No, no recordaba a qué hora exacta habían salido de los trulli, tampoco cuándo habían llegado a la estación, momento en el que se despidió de Manuela. Pero debían de haber salido algo después de las 4.00, así que debían haber llegado a la estación a eso de las 4.30.
No, no sabía a qué hora exacta salía el tren que iba a coger Manuela. Probablemente, poco después de la hora de llegada a Ostuni, pero era sólo una suposición, no recordaba que hubieran hablado de ello.
No, no tenía nada más que añadir.
Leído, confirmado y firmado.
Después de aquella declaración venían las de los tres amigos -dos chicas y un chico- con los que Manuela había ido a los trulli. Las tres eran sucintas y venían a decir más o menos lo mismo. La idea inicial era volver a Bari el domingo por la noche. Pero surgió la posibilidad de celebrar una fiesta y los tres decidieron quedarse hasta el lunes. Manuela, en cambio, prefirió regresar el domingo y seguir con el plan inicial. Dijo que no había ningún problema, porque iban a llevarla en coche a Ostuni y allí cogería el tren.
Fin.
A continuación venía la declaración del taquillero del que ya me había hablado Fornelli. El que había reconocido a Manuela pero no recordaba a qué hora se había presentado delante de su ventanilla para sacar el billete.

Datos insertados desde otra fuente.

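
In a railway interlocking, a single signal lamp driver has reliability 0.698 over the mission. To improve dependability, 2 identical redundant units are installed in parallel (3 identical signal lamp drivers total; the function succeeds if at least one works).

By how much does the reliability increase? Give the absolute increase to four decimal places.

0.2745

R_before = 0.698
R_after = 1 − (1 − 0.698)^3 = 0.9725
ΔR = 0.9725 − 0.698 = 0.2745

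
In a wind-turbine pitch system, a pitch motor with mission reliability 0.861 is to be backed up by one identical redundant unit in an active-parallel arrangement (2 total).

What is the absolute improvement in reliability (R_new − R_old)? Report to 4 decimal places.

R_before = 0.861
R_after = 1 − (1 − 0.861)^2 = 0.9807
ΔR = 0.9807 − 0.861 = 0.1197

0.1197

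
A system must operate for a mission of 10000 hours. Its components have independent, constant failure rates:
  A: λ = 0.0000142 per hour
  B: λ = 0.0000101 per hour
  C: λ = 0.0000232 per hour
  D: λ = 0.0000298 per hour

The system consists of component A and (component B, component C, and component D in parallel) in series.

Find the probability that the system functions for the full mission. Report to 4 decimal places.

0.8632

R(A) = exp(−0.0000142 × 10000) = 0.867621
R(B) = exp(−0.0000101 × 10000) = 0.903933
R(C) = exp(−0.0000232 × 10000) = 0.792946
R(D) = exp(−0.0000298 × 10000) = 0.742301
Parallel (B, C, and D): 1 − (1 − 0.903933)(1 − 0.792946)(1 − 0.742301) = 0.994874
Series (A and [0.994874]): 0.867621 × 0.994874 = 0.8632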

Los carabinieri habían comprobado el horario de los trenes que salían de Ostuni. Manuela podía haber cogido un eurostar, un espresso o dos regionali, entre las 17.02 y las 18.58.

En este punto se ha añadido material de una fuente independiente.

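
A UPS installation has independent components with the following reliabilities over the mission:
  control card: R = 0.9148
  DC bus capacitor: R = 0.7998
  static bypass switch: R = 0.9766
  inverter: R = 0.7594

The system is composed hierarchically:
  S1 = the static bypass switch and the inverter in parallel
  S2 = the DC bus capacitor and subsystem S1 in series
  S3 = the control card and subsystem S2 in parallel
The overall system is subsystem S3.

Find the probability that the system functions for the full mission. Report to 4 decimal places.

0.9826

Parallel (static bypass switch and inverter): 1 − (1 − 0.976600)(1 − 0.759400) = 0.994370
Series (DC bus capacitor and [0.994370]): 0.799800 × 0.994370 = 0.795297
Parallel (control card and [0.795297]): 1 − (1 − 0.914800)(1 − 0.795297) = 0.9826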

Los carabinieri habían hecho su trabajo escrupulosamente y habían tomado declaración a los revisores de todos los trenes: una decena de declaraciones, todas iguales y casi todas inútiles.

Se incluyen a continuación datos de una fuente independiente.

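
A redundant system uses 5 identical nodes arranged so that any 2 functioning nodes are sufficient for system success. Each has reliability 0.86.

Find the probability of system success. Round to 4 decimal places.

0.9983

R = Σ_{i=2}^{5} C(5,i) p^i (1−p)^{5−i} with p = 0.86
C(5,2)·0.86^2·0.14^3 = 0.020295
C(5,3)·0.86^3·0.14^2 = 0.124667
C(5,4)·0.86^4·0.14^1 = 0.382906
C(5,5)·0.86^5·0.14^0 = 0.470427
Sum = 0.9983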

A todos los revisores les habían enseñado la foto de la joven y todos habían dicho que no recordaban haberla visto jamás.
Sólo uno, el del tren de las 18.50, había dicho que le sonaba la cara de Manuela. Le parecía haberla visto, pero no estaba seguro de si había sido el domingo por la tarde o en cualquier otro momento.
A continuación venían las declaraciones de los chicos que habían pasado el fin de semana en los trulli. Ninguna de ellas tenía la más mínima utilidad. Lo único que me llamó la atención fue que los carabinieri habían preguntado a todos los jóvenes si se había consumido drogas durante ese fin de semana. Todos habían dicho que no y ninguno les había sabido -o querido- decir si Manuela consumía algo, aunque fuera de forma ocasional.
Luego venían las declaraciones de dos amigas de Manuela que estudiaban en Roma, como ella. Nicoletta Abbrescia -la joven que compartía el piso con Manuela- y Caterina Pontrandolfi.
Los carabinieri también les habían preguntado acerca de la droga. Las dos habían admitido que Manuela se fumaba un porro de vez en cuando, pero nada más. Entre los pliegues de la jerga burocrática se adivinaba que las chicas se habían sentido incómodas y que, quizá, habían contestado con algo de reticencia, pero probablemente era algo normal, los interlocutores no dejaban de ser carabinieri.
La parte más interesante de sus declaraciones era la relativa a un tal Michele Cantalupi, el último novio de Manuela. Las dos coincidían en describir una relación difícil, marcada por peleas frecuentes, y que se había acabado de forma borrascosa, con episodios de violencia verbal e incluso física.
Los carabinieri referían que en los días inmediatamente posteriores a la desaparición de Manuela no había sido posible localizar a Cantalupi. Según sus padres estaba de vacaciones, en el extranjero. La respuesta había dejado perplejos a los inspectores (en el informe se leía que la actitud de los familiares les había parecido evasiva), quienes habían pedido autorización para ver el listado de llamadas del móvil de Cantalupi y del de Manuela, además de los datos de la tarjeta del cajero automático de esta última. Querían averiguar cuáles habían sido los últimos contactos de la joven, los últimos de Cantalupi y, sobre todo, si era verdad que Cantalupi estaba en el extranjero desde hacía varios días.